In recent years, an increasing interest in chaotic behavior in physical systems has arisen. During the last decade, several publications in different scientific and technological domains describe chaotic phenomena. In the domain of production systems, some researchers have studied this problem, particularly Horns (1989), Tönshoff and Glöckner (1992), Massotte (1993), Deshmukh and Talavage (1995), Alfaro et al. (1997), and Rousseau (2000) among others. These authors show that chaotic behavior can occur in manufacturing systems. In this article, we study the dynamic behavior of a reactive system. That is, a system where there is no previously determined schedule and the assignment of operations to machines is done according to the state of the system. We have chosen discrete event simulation to represent the system in first place, and secondly, we analyze its behavior by using non-linear dynamic systems (NLDS) theory.

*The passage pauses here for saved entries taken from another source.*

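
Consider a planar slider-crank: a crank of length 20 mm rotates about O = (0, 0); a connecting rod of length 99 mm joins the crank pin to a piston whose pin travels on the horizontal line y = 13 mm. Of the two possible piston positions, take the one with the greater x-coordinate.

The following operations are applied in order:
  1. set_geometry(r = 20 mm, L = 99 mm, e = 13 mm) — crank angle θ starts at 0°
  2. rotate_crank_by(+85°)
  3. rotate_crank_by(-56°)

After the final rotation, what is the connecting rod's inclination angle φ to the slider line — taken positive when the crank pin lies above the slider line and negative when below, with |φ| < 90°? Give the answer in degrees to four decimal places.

set_geometry: r = 20 mm, L = 99 mm, e = 13 mm; θ ← 0°
rotate_crank_by(+85°): θ ← 0° +85° = 85°
rotate_crank_by(-56°): θ ← 85° -56° = 29°
crank pin P = (r cos θ, r sin θ) = (17.492394, 9.696192)
h = r sin θ − e = 9.696192 − 13 = -3.303808
sin φ = h / L = -3.303808 / 99 = -0.03337179
φ = arcsin(-0.03337179) = -1.912418°

-1.9124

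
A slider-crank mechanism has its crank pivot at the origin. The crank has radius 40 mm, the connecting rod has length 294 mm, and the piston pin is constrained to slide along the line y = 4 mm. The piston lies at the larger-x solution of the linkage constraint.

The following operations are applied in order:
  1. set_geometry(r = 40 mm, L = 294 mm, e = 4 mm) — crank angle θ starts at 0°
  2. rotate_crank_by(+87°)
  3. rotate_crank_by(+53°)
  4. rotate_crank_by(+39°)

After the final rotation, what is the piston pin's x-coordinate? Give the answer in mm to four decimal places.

set_geometry: r = 40 mm, L = 294 mm, e = 4 mm; θ ← 0°
rotate_crank_by(+87°): θ ← 0° +87° = 87°
rotate_crank_by(+53°): θ ← 87° +53° = 140°
rotate_crank_by(+39°): θ ← 140° +39° = 179°
crank pin P = (r cos θ, r sin θ) = (-39.993908, 0.698096)
h = r sin θ − e = 0.698096 − 4 = -3.301904
x = r cos θ + √(L² − h²) = -39.993908 + √(86436.0 − 10.9026) = -39.993908 + 293.981458 = 253.987550

253.9875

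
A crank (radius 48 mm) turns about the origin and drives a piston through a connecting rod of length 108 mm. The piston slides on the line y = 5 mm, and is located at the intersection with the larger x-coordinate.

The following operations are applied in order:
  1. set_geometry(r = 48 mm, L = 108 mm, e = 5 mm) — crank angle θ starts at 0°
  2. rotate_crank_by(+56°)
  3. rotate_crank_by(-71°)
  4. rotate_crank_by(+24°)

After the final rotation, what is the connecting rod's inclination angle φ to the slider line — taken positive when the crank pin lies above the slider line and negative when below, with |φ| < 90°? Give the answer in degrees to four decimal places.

1.3311

set_geometry: r = 48 mm, L = 108 mm, e = 5 mm; θ ← 0°
rotate_crank_by(+56°): θ ← 0° +56° = 56°
rotate_crank_by(-71°): θ ← 56° -71° = -15°
rotate_crank_by(+24°): θ ← -15° +24° = 9°
crank pin P = (r cos θ, r sin θ) = (47.409040, 7.508854)
h = r sin θ − e = 7.508854 − 5 = 2.508854
sin φ = h / L = 2.508854 / 108 = 0.02323013
φ = arcsin(0.02323013) = 1.331108°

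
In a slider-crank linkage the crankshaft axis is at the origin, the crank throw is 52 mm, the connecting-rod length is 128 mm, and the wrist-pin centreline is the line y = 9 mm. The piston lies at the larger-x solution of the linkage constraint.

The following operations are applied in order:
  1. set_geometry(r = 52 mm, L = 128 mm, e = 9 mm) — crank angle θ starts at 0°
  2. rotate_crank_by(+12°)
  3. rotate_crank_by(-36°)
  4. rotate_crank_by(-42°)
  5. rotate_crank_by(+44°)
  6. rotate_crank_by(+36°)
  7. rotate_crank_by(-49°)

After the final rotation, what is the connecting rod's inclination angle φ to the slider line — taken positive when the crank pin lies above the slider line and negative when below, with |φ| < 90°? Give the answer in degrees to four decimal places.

-17.6576

set_geometry: r = 52 mm, L = 128 mm, e = 9 mm; θ ← 0°
rotate_crank_by(+12°): θ ← 0° +12° = 12°
rotate_crank_by(-36°): θ ← 12° -36° = -24°
rotate_crank_by(-42°): θ ← -24° -42° = -66°
rotate_crank_by(+44°): θ ← -66° +44° = -22°
rotate_crank_by(+36°): θ ← -22° +36° = 14°
rotate_crank_by(-49°): θ ← 14° -49° = -35°
crank pin P = (r cos θ, r sin θ) = (42.595906, -29.825975)
h = r sin θ − e = -29.825975 − 9 = -38.825975
sin φ = h / L = -38.825975 / 128 = -0.30332793
φ = arcsin(-0.30332793) = -17.657596°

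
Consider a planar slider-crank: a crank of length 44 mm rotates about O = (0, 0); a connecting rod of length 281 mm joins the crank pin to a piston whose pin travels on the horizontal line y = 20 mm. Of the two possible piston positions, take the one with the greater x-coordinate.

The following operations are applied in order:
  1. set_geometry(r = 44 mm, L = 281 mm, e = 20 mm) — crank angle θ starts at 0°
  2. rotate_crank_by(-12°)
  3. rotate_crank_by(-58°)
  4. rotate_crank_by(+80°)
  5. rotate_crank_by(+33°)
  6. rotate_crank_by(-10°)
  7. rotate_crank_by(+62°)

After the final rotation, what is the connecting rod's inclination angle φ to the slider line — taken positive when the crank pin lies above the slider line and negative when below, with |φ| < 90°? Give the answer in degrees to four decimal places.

4.8653

set_geometry: r = 44 mm, L = 281 mm, e = 20 mm; θ ← 0°
rotate_crank_by(-12°): θ ← 0° -12° = -12°
rotate_crank_by(-58°): θ ← -12° -58° = -70°
rotate_crank_by(+80°): θ ← -70° +80° = 10°
rotate_crank_by(+33°): θ ← 10° +33° = 43°
rotate_crank_by(-10°): θ ← 43° -10° = 33°
rotate_crank_by(+62°): θ ← 33° +62° = 95°
crank pin P = (r cos θ, r sin θ) = (-3.834853, 43.832567)
h = r sin θ − e = 43.832567 − 20 = 23.832567
sin φ = h / L = 23.832567 / 281 = 0.08481340
φ = arcsin(0.08481340) = 4.865295°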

The article is divided into three sections: Section 2 presents the method used for analysis, which is based on Taken's theorem. Section 3 shows the method as applied to some simple manufacturing systems. Section 4 shows results for an actual FMS for assembly tasks. The results show that even in the case of simple systems under deterministic rules such as SPT (Shortest Processing Time), FIFO (First In First Out), or HPT (Highest Processing Time), a complex system's behavior can be obtained. For the real flexible manufacturing cell, several state and performance variables are analyzed by means of Fourier's spectrum and the Lyapounov's fractal dimension. It is shown that for the specific operating conditions, the cell's dynamics is chaotic.
نتیجه گیری انگلیسی
In this work, we have presented a methodology for analyzing the dynamic behavior of some manufacturing systems. We tested the behavior of two hypothetical simple systems and also we showed the results for an actual flexible assembly cell that is operating under certain decision rules. From these results, we can conclude that flexible production systems may have chaotic behavior depending on the workload of the system and the decision rules used to assign jobs to machines. The main implications of our study to manufacturing system design are two-fold: (a) determining the chaotic behavior of a manufacturing system may be crucial in operational decisions such as planning and scheduling, since in this kind of systems a small change in operating conditions may lead to a large deviation in meeting due dates or performance goals, and, (b) that planners and production system designers must be careful when establishing operating rules, since, as seen in this work, a chaotic behavior may result from the chosen rule. Further research is needed to: (a) investigate other systems commonly found in manufacturing, and (b) how to control chaos in such systems.